# New guy to the forum



## mr.finn (Jan 28, 2015)

Hello to all. I recently came across this forum. Have been reading up on Honda snowblowers for a while and after some searching I found a used 928wa local. Picked it up last week. It is in great condition with a little use. Tested it out a few times in last weeks snowstorms here in the north east. Still need to adjust the skids to get closer to the pavement. I have been a Honda fan for years. In the short time I got to run it I was very impressed, it throws snow like nothing else I have used.

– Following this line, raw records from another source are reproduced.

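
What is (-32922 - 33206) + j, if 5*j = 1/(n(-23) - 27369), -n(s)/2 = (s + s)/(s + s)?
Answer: -9049947441/136855 ≈ -66128.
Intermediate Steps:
n(s) = -2 (n(s) = -2*(s + s)/(s + s) = -2*2*s/(2*s) = -2*2*s*1/(2*s) = -2*1 = -2)
j = -1/136855 (j = 1/(5*(-2 - 27369)) = (1/5)/(-27371) = (1/5)*(-1/27371) = -1/136855 ≈ -7.3070e-6)
(-32922 - 33206) + j = (-32922 - 33206) - 1/136855 = -66128 - 1/136855 = -9049947441/136855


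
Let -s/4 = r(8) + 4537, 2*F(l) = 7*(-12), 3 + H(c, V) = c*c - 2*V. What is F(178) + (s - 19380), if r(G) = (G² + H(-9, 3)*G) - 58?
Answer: -39898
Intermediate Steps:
H(c, V) = -3 + c² - 2*V (H(c, V) = -3 + (c*c - 2*V) = -3 + (c² - 2*V) = -3 + c² - 2*V)
F(l) = -42 (F(l) = (7*(-12))/2 = (½)*(-84) = -42)
r(G) = -58 + G² + 72*G (r(G) = (G² + (-3 + (-9)² - 2*3)*G) - 58 = (G² + (-3 + 81 - 6)*G) - 58 = (G² + 72*G) - 58 = -58 + G² + 72*G)
s = -20476 (s = -4*((-58 + 8² + 72*8) + 4537) = -4*((-58 + 64 + 576) + 4537) = -4*(582 + 4537) = -4*5119 = -20476)
F(178) + (s - 19380) = -42 + (-20476 - 19380) = -42 - 39856 = -39898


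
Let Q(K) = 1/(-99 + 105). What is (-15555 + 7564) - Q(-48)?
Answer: -47947/6 ≈ -7991.2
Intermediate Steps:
Q(K) = 1/6
(-15555 + 7564) - Q(-48) = (-15555 + 7564) - 1*1/6 = -7991 - 1/6 = -47947/6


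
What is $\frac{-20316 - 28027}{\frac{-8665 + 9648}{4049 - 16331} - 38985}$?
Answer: $\frac{593748726}{478814753} \approx 1.24$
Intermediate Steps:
$\frac{-20316 - 28027}{\frac{-8665 + 9648}{4049 - 16331} - 38985} = - \frac{48343}{\frac{983}{-12282} - 38985} = - \frac{48343}{983 \left(- \frac{1}{12282}\right) - 38985} = - \frac{48343}{- \frac{983}{12282} - 38985} = - \frac{48343}{- \frac{478814753}{12282}} = \left(-48343\right) \left(- \frac{12282}{478814753}\right) = \frac{593748726}{478814753}$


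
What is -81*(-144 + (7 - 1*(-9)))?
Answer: 10368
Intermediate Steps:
-81*(-144 + (7 - 1*(-9))) = -81*(-144 + (7 + 9)) = -81*(-144 + 16) = -81*(-128) = 10368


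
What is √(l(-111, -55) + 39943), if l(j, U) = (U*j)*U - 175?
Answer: I*√296007 ≈ 544.07*I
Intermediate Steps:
l(j, U) = -175 + j*U² (l(j, U) = j*U² - 175 = -175 + j*U²)
√(l(-111, -55) + 39943) = √((-175 - 111*(-55)²) + 39943) = √((-175 - 111*3025) + 39943) = √((-175 - 335775) + 39943) = √(-335950 + 39943) = √(-296007) = I*√296007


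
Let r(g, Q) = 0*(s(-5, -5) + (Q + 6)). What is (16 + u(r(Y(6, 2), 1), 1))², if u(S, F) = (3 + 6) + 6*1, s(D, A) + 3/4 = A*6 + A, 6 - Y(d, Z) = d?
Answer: 961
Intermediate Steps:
Y(d, Z) = 6 - d
s(D, A) = -¾ + 7*A (s(D, A) = -¾ + (A*6 + A) = -¾ + (6*A + A) = -¾ + 7*A)
r(g, Q) = 0 (r(g, Q) = 0*((-¾ + 7*(-5)) + (Q + 6)) = 0*((-¾ - 35) + (6 + Q)) = 0*(-143/4 + (6 + Q)) = 0*(-119/4 + Q) = 0)
u(S, F) = 15 (u(S, F) = 9 + 6 = 15)
(16 + u(r(Y(6, 2), 1), 1))² = (16 + 15)² = 31² = 961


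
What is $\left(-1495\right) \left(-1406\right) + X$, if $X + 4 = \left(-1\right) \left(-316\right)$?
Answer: $2102282$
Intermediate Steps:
$X = 312$ ($X = -4 - -316 = -4 + 316 = 312$)
$\left(-1495\right) \left(-1406\right) + X = \left(-1495\right) \left(-1406\right) + 312 = 2101970 + 312 = 2102282$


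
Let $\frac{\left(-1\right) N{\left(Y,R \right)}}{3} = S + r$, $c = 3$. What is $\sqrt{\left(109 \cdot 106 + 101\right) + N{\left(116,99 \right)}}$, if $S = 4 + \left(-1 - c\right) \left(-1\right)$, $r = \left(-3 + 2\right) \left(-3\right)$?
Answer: $\sqrt{11622} \approx 107.81$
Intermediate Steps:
$r = 3$ ($r = \left(-1\right) \left(-3\right) = 3$)
$S = 8$ ($S = 4 + \left(-1 - 3\right) \left(-1\right) = 4 - -4 = 4 + 4 = 8$)
$N{\left(Y,R \right)} = -33$ ($N{\left(Y,R \right)} = - 3 \left(8 + 3\right) = \left(-3\right) 11 = -33$)
$\sqrt{\left(109 \cdot 106 + 101\right) + N{\left(116,99 \right)}} = \sqrt{\left(109 \cdot 106 + 101\right) - 33} = \sqrt{\left(11554 + 101\right) - 33} = \sqrt{11655 - 33} = \sqrt{11622}$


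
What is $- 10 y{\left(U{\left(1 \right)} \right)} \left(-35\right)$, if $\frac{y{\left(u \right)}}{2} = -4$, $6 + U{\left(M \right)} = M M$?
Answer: $-2800$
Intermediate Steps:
$U{\left(M \right)} = -6 + M^{2}$ ($U{\left(M \right)} = -6 + M M = -6 + M^{2}$)
$y{\left(u \right)} = -8$ ($y{\left(u \right)} = 2 \left(-4\right) = -8$)
$- 10 y{\left(U{\left(1 \right)} \right)} \left(-35\right) = \left(-10\right) \left(-8\right) \left(-35\right) = 80 \left(-35\right) = -2800$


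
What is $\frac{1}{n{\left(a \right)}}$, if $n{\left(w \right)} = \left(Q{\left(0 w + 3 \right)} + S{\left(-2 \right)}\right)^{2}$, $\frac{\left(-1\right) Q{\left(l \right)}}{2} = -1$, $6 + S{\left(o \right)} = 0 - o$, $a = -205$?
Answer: $\frac{1}{4} \approx 0.25$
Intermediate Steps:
$S{\left(o \right)} = -6 - o$ ($S{\left(o \right)} = -6 + \left(0 - o\right) = -6 - o$)
$Q{\left(l \right)} = 2$ ($Q{\left(l \right)} = \left(-2\right) \left(-1\right) = 2$)
$n{\left(w \right)} = 4$ ($n{\left(w \right)} = \left(2 - 4\right)^{2} = \left(-2\right)^{2} = 4$)
$\frac{1}{n{\left(a \right)}} = \frac{1}{4}$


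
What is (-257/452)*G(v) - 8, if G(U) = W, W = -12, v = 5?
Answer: -133/113 ≈ -1.1770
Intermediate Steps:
G(U) = -12
(-257/452)*G(v) - 8 = -257/452*(-12) - 8 = 771/113 - 8 = -133/113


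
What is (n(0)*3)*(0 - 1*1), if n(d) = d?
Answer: 0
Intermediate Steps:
(n(0)*3)*(0 - 1*1) = (0*3)*(0 - 1*1) = 0*(0 - 1) = 0*(-1) = 0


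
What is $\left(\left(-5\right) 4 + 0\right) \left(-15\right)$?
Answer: $300$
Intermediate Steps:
$\left(\left(-5\right) 4 + 0\right) \left(-15\right) = \left(-20 + 0\right) \left(-15\right) = \left(-20\right) \left(-15\right) = 300$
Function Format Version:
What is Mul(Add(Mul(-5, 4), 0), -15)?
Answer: 300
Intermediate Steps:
Mul(Add(Mul(-5, 4), 0), -15) = Mul(Add(-20, 0), -15) = Mul(-20, -15) = 300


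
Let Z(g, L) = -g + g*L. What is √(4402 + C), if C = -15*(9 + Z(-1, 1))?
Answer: √4267 ≈ 65.322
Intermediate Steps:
Z(g, L) = -g + L*g
C = -135 (C = -15*(9 - (-1 + 1)) = -15*(9 - 1*0) = -15*(9 + 0) = -15*9 = -135)
√(4402 + C) = √(4402 - 135) = √4267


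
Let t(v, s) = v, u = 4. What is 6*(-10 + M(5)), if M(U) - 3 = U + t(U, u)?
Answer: 18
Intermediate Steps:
M(U) = 3 + 2*U (M(U) = 3 + (U + U) = 3 + 2*U)
6*(-10 + M(5)) = 6*(-10 + (3 + 2*5)) = 6*(-10 + (3 + 10)) = 6*(-10 + 13) = 6*3 = 18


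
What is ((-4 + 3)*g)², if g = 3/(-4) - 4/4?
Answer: 49/16 ≈ 3.0625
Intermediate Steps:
g = -7/4 (g = 3*(-¼) - 4*¼ = -¾ - 1 = -7/4 ≈ -1.7500)
((-4 + 3)*g)² = ((-4 + 3)*(-7/4))² = (-1*(-7/4))² = (7/4)² = 49/16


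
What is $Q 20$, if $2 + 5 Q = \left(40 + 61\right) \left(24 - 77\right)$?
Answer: $-21420$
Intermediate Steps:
$Q = -1071$ ($Q = - \frac{2}{5} + \frac{\left(40 + 61\right) \left(24 - 77\right)}{5} = - \frac{2}{5} + \frac{101 \left(-53\right)}{5} = - \frac{2}{5} + \frac{1}{5} \left(-5353\right) = - \frac{2}{5} - \frac{5353}{5} = -1071$)
$Q 20 = \left(-1071\right) 20 = -21420$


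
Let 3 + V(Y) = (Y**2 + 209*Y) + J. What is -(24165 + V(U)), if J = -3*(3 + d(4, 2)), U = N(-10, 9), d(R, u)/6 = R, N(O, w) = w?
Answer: -26043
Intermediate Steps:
d(R, u) = 6*R
U = 9
J = -81 (J = -3*(3 + 6*4) = -3*(3 + 24) = -3*27 = -81)
V(Y) = -84 + Y**2 + 209*Y (V(Y) = -3 + ((Y**2 + 209*Y) - 81) = -3 + (-81 + Y**2 + 209*Y) = -84 + Y**2 + 209*Y)
-(24165 + V(U)) = -(24165 + (-84 + 9**2 + 209*9)) = -(24165 + (-84 + 81 + 1881)) = -(24165 + 1878) = -1*26043 = -26043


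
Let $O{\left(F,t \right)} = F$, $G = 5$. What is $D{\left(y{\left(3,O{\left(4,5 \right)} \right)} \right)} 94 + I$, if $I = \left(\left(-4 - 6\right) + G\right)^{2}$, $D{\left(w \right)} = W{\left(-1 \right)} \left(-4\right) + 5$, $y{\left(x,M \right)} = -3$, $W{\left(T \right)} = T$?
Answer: $871$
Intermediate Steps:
$D{\left(w \right)} = 9$ ($D{\left(w \right)} = \left(-1\right) \left(-4\right) + 5 = 4 + 5 = 9$)
$I = 25$ ($I = \left(\left(-4 - 6\right) + 5\right)^{2} = \left(-10 + 5\right)^{2} = \left(-5\right)^{2} = 25$)
$D{\left(y{\left(3,O{\left(4,5 \right)} \right)} \right)} 94 + I = 9 \cdot 94 + 25 = 846 + 25 = 871$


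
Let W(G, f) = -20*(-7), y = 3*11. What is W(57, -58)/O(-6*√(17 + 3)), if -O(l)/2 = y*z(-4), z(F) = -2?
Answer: 35/33 ≈ 1.0606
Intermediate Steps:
y = 33
O(l) = 132 (O(l) = -66*(-2) = -2*(-66) = 132)
W(G, f) = 140
W(57, -58)/O(-6*√(17 + 3)) = 140/132 = 140*(1/132) = 35/33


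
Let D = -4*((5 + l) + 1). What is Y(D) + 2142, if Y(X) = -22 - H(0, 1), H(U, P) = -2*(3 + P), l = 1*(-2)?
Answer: 2128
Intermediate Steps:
l = -2
H(U, P) = -6 - 2*P
D = -16 (D = -4*((5 - 2) + 1) = -4*(3 + 1) = -4*4 = -16)
Y(X) = -14 (Y(X) = -22 - (-6 - 2*1) = -22 - (-6 - 2) = -22 - 1*(-8) = -22 + 8 = -14)
Y(D) + 2142 = -14 + 2142 = 2128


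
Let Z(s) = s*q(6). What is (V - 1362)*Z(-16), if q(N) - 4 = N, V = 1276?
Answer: 13760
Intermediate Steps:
q(N) = 4 + N
Z(s) = 10*s (Z(s) = s*(4 + 6) = s*10 = 10*s)
(V - 1362)*Z(-16) = (1276 - 1362)*(10*(-16)) = -86*(-160) = 13760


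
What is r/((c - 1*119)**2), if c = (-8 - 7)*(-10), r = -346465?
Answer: -346465/961 ≈ -360.53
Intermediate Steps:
c = 150 (c = -15*(-10) = 150)
r/((c - 1*119)**2) = -346465/(150 - 1*119)**2 = -346465/(150 - 119)**2 = -346465/(31**2) = -346465/961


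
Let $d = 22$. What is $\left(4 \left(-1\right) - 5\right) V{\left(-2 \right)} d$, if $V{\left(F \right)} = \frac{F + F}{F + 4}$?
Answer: $396$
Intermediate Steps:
$V{\left(F \right)} = \frac{2 F}{4 + F}$
$\left(4 \left(-1\right) - 5\right) V{\left(-2 \right)} d = \left(4 \left(-1\right) - 5\right) 2 \left(-2\right) \frac{1}{4 - 2} \cdot 22 = \left(-4 - 5\right) 2 \left(-2\right) \frac{1}{2} \cdot 22 = - 9 \cdot 2 \left(-2\right) \frac{1}{2} \cdot 22 = \left(-9\right) \left(-2\right) 22 = 18 \cdot 22 = 396$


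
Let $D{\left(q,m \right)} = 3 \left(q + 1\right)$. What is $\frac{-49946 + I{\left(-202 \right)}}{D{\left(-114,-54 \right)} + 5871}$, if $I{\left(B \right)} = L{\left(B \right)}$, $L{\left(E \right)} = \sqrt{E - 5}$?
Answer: $- \frac{24973}{2766} + \frac{i \sqrt{23}}{1844} \approx -9.0286 + 0.0026008 i$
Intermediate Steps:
$L{\left(E \right)} = \sqrt{-5 + E}$
$I{\left(B \right)} = \sqrt{-5 + B}$
$D{\left(q,m \right)} = 3 + 3 q$ ($D{\left(q,m \right)} = 3 \left(1 + q\right) = 3 + 3 q$)
$\frac{-49946 + I{\left(-202 \right)}}{D{\left(-114,-54 \right)} + 5871} = \frac{-49946 + \sqrt{-5 - 202}}{\left(3 + 3 \left(-114\right)\right) + 5871} = \frac{-49946 + \sqrt{-207}}{\left(3 - 342\right) + 5871} = \frac{-49946 + 3 i \sqrt{23}}{-339 + 5871} = \frac{-49946 + 3 i \sqrt{23}}{5532} = \left(-49946 + 3 i \sqrt{23}\right) \frac{1}{5532} = - \frac{24973}{2766} + \frac{i \sqrt{23}}{1844}$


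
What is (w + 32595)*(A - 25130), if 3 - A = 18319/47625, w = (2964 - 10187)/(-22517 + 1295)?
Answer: -413898746794336111/505348875 ≈ -8.1904e+8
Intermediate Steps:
w = 7223/21222 (w = -7223/(-21222) = -7223*(-1/21222) = 7223/21222 ≈ 0.34035)
A = 124556/47625 (A = 3 - 18319/47625 = 124556/47625 ≈ 2.6153)
(w + 32595)*(A - 25130) = (7223/21222 + 32595)*(124556/47625 - 25130) = (691738313/21222)*(-1196691694/47625) = -413898746794336111/505348875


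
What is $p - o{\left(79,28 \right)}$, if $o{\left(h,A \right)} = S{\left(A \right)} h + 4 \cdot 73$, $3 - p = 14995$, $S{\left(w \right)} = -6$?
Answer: $-14810$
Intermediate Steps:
$p = -14992$ ($p = 3 - 14995 = -14992$)
$o{\left(h,A \right)} = 292 - 6 h$ ($o{\left(h,A \right)} = - 6 h + 4 \cdot 73 = - 6 h + 292 = 292 - 6 h$)
$p - o{\left(79,28 \right)} = -14992 - \left(292 - 474\right) = -14992 - -182 = -14992 + 182 = -14810$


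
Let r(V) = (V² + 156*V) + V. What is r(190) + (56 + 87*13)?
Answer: 67117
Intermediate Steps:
r(V) = V² + 157*V
r(190) + (56 + 87*13) = 190*(157 + 190) + (56 + 87*13) = 190*347 + (56 + 1131) = 65930 + 1187 = 67117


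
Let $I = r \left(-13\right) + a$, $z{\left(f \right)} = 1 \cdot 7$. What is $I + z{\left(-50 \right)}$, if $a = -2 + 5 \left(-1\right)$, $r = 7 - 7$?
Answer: $0$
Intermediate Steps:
$r = 0$ ($r = 7 - 7 = 0$)
$a = -7$ ($a = -2 - 5 = -7$)
$z{\left(f \right)} = 7$
$I = -7$ ($I = 0 \left(-13\right) - 7 = 0 - 7 = -7$)
$I + z{\left(-50 \right)} = -7 + 7 = 0$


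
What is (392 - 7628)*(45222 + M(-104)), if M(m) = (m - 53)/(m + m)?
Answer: -17016056397/52 ≈ -3.2723e+8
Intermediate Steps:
M(m) = (-53 + m)/(2*m) (M(m) = (-53 + m)/((2*m)) = (-53 + m)*(1/(2*m)) = (-53 + m)/(2*m))
(392 - 7628)*(45222 + M(-104)) = (392 - 7628)*(45222 + (½)*(-53 - 104)/(-104)) = -7236*(45222 + (½)*(-1/104)*(-157)) = -7236*(45222 + 157/208) = -7236*9406333/208 = -17016056397/52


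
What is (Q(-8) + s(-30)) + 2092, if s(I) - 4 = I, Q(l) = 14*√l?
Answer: 2066 + 28*I*√2 ≈ 2066.0 + 39.598*I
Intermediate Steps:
s(I) = 4 + I
(Q(-8) + s(-30)) + 2092 = (14*√(-8) + (4 - 30)) + 2092 = (14*(2*I*√2) - 26) + 2092 = (28*I*√2 - 26) + 2092 = (-26 + 28*I*√2) + 2092 = 2066 + 28*I*√2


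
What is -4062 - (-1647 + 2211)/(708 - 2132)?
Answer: -1445931/356 ≈ -4061.6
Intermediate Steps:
-4062 - (-1647 + 2211)/(708 - 2132) = -4062 - 564/(-1424) = -4062 - 564*(-1)/1424 = -4062 - 1*(-141/356) = -4062 + 141/356 = -1445931/356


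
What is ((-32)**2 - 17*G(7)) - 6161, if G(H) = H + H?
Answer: -5375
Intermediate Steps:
G(H) = 2*H
((-32)**2 - 17*G(7)) - 6161 = ((-32)**2 - 34*7) - 6161 = (1024 - 17*14) - 6161 = (1024 - 238) - 6161 = 786 - 6161 = -5375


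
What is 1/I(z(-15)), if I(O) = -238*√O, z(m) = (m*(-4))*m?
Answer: I/7140 ≈ 0.00014006*I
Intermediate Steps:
z(m) = -4*m² (z(m) = (-4*m)*m = -4*m²)
1/I(z(-15)) = 1/(-238*30*I) = 1/(-7140*I) = I/7140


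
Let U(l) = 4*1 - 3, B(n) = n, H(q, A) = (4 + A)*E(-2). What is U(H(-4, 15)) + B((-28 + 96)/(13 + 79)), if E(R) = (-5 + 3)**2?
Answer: 40/23 ≈ 1.7391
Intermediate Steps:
E(R) = 4 (E(R) = (-2)**2 = 4)
H(q, A) = 16 + 4*A (H(q, A) = (4 + A)*4 = 16 + 4*A)
U(l) = 1 (U(l) = 4 - 3 = 1)
U(H(-4, 15)) + B((-28 + 96)/(13 + 79)) = 1 + (-28 + 96)/(13 + 79) = 1 + 68/92 = 1 + 68*(1/92) = 1 + 17/23 = 40/23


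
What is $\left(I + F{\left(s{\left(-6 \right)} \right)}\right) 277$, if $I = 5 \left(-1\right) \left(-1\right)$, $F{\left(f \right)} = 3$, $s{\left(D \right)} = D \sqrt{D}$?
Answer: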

Still getting used to the controls. I had a Snapper before the Honda. Looking forward to learning more about these on the forum


----------



## caddydaddy (Dec 10, 2014)

Welcome!


----------



## classiccat (Mar 1, 2014)

Welcome to SBF mr.finn!!!!

Great machine you scored there!!!!

Members usually respond quite favorably to pictures...or better yet...videos!!!!


----------



## detdrbuzzard (Jan 20, 2012)

hello mr.finn, welcome to *SBF* and congrats


----------



## db9938 (Nov 17, 2013)

Welcome.


----------



## knu2xs (Jan 6, 2015)

Hello mr.finn & a big *WELCOME* to _The Site_!!


----------



## joee5 (Nov 30, 2014)

Welcome from the Garden State


----------



## lee h (Jan 18, 2015)

Welcome aboard mr. finn



Lee


----------



## tinter (Apr 20, 2014)

Welcome!


----------



## Freezn (Mar 1, 2014)

welcome Mr Finn !


----------



## UNDERTAKER (Dec 30, 2013)

ALOHA from the frozen TUNDRA.


----------